Oh do misbehave; I’d love to have your story.

 

Nomie

 

webmaster

Drop down for the chairman
1/12/2005 1:40:24 AM

FAT CATS Chairman Lesiba Langa has bought himself a snazzy Golf 3 cabriolet. This much anticipated development finally happened on Friday 7 January 2005.

 

The chairman was seen parading his car at a birthday dinner arranged for his girlfriend, Keit Gorekwang at Jimmy’s Killer Prawns in Florida. Keit was celebrating her 24th birthday, while Spliff celebrated his newly acquired set of wheels.

 

There has been a major boom in recent months with many Cats acquiring or changing their wheels. This trend seems likely to continue in the new-year.

Spliff has begun the trend for 2005, although he had also hoped to beat the new-year deadline. However that wasn’t to be as slowed negotiations with the dealer resulted in him only taking ownership of the wheels this past Friday.

 

A modest looking Spliff had this to say, “I have always wanted this car and it has definitely been worth the long wait.”

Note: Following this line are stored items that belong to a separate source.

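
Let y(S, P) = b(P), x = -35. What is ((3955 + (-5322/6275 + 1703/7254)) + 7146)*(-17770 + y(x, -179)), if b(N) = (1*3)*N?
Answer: -711546385163293/3501450 ≈ -2.0321e+8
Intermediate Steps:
b(N) = 3*N
y(S, P) = 3*P
((3955 + (-5322/6275 + 1703/7254)) + 7146)*(-17770 + y(x, -179)) = ((3955 + (-5322/6275 + 1703/7254)) + 7146)*(-17770 + 3*(-179)) = ((3955 + (-5322*1/6275 + 1703*(1/7254))) + 7146)*(-17770 - 537) = ((3955 + (-5322/6275 + 131/558)) + 7146)*(-18307) = ((3955 - 2147651/3501450) + 7146)*(-18307) = (13846087099/3501450 + 7146)*(-18307) = (38867448799/3501450)*(-18307) = -711546385163293/3501450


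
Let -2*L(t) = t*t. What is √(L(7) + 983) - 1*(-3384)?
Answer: 3384 + 3*√426/2 ≈ 3415.0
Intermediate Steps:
L(t) = -t²/2 (L(t) = -t*t/2 = -t²/2)
√(L(7) + 983) - 1*(-3384) = √(-½*7² + 983) - 1*(-3384) = √(-½*49 + 983) + 3384 = √(-49/2 + 983) + 3384 = √(1917/2) + 3384 = 3*√426/2 + 3384 = 3384 + 3*√426/2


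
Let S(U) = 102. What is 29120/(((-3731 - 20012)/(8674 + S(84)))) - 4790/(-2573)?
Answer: -657434740790/61090739 ≈ -10762.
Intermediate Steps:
29120/(((-3731 - 20012)/(8674 + S(84)))) - 4790/(-2573) = 29120/(((-3731 - 20012)/(8674 + 102))) - 4790/(-2573) = 29120/((-23743/8776)) - 4790*(-1/2573) = 29120/((-23743*1/8776)) + 4790/2573 = 29120/(-23743/8776) + 4790/2573 = 29120*(-8776/23743) + 4790/2573 = -255557120/23743 + 4790/2573 = -657434740790/61090739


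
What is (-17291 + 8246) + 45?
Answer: -9000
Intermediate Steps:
(-17291 + 8246) + 45 = -9045 + 45 = -9000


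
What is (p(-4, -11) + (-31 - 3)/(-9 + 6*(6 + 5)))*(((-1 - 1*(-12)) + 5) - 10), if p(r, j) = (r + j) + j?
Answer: -3032/19 ≈ -159.58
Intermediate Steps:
p(r, j) = r + 2*j (p(r, j) = (j + r) + j = r + 2*j)
(p(-4, -11) + (-31 - 3)/(-9 + 6*(6 + 5)))*(((-1 - 1*(-12)) + 5) - 10) = ((-4 + 2*(-11)) + (-31 - 3)/(-9 + 6*(6 + 5)))*(((-1 - 1*(-12)) + 5) - 10) = ((-4 - 22) - 34/(-9 + 6*11))*(((-1 + 12) + 5) - 10) = (-26 - 34/(-9 + 66))*((11 + 5) - 10) = (-26 - 34/57)*(16 - 10) = (-26 - 34*1/57)*6 = (-26 - 34/57)*6 = -1516/57*6 = -3032/19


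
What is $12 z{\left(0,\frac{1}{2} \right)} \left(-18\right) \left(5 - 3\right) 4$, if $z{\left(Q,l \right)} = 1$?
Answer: $-1728$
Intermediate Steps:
$12 z{\left(0,\frac{1}{2} \right)} \left(-18\right) \left(5 - 3\right) 4 = 12 \cdot 1 \left(-18\right) \left(5 - 3\right) 4 = 12 \left(-18\right) 2 \cdot 4 = \left(-216\right) 8 = -1728$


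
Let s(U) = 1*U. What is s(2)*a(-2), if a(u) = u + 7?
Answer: 10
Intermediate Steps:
s(U) = U
a(u) = 7 + u
s(2)*a(-2) = 2*(7 - 2) = 2*5 = 10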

Could it be that the pressure of his girlfriend having a car finally got to him?

 

“It’s about time he got a car. I was tired of being driven home in everyone else’s cars,” mused Keit, who lives out in the East Rand.

 

Having gallivanted around town in “The Block” mobile, the couple grew accustomed to the beauty of owning a vehicle. It came as no surprise that they no longer could handle the stress of the South African public transport system.

 

Spliff follows in the steps of Muvhango, Tumi, Amos and Keit.

 

Fat Cats’ Legal Advisor, Muzi Kubheka also beat the new-year deadline when he purchased a luxurious BMW 325 CI. The new car is a massive step up from the run down, hand-me-down Golf that once belonged to his sister.

 

Thus last Friday was a real cause for celebration for the celebrity couple.

Fat Cats operations director Amos Mananyetso also joined in the celebration. He was celebrating his 27th birthday - that was on Wednesday 5 January.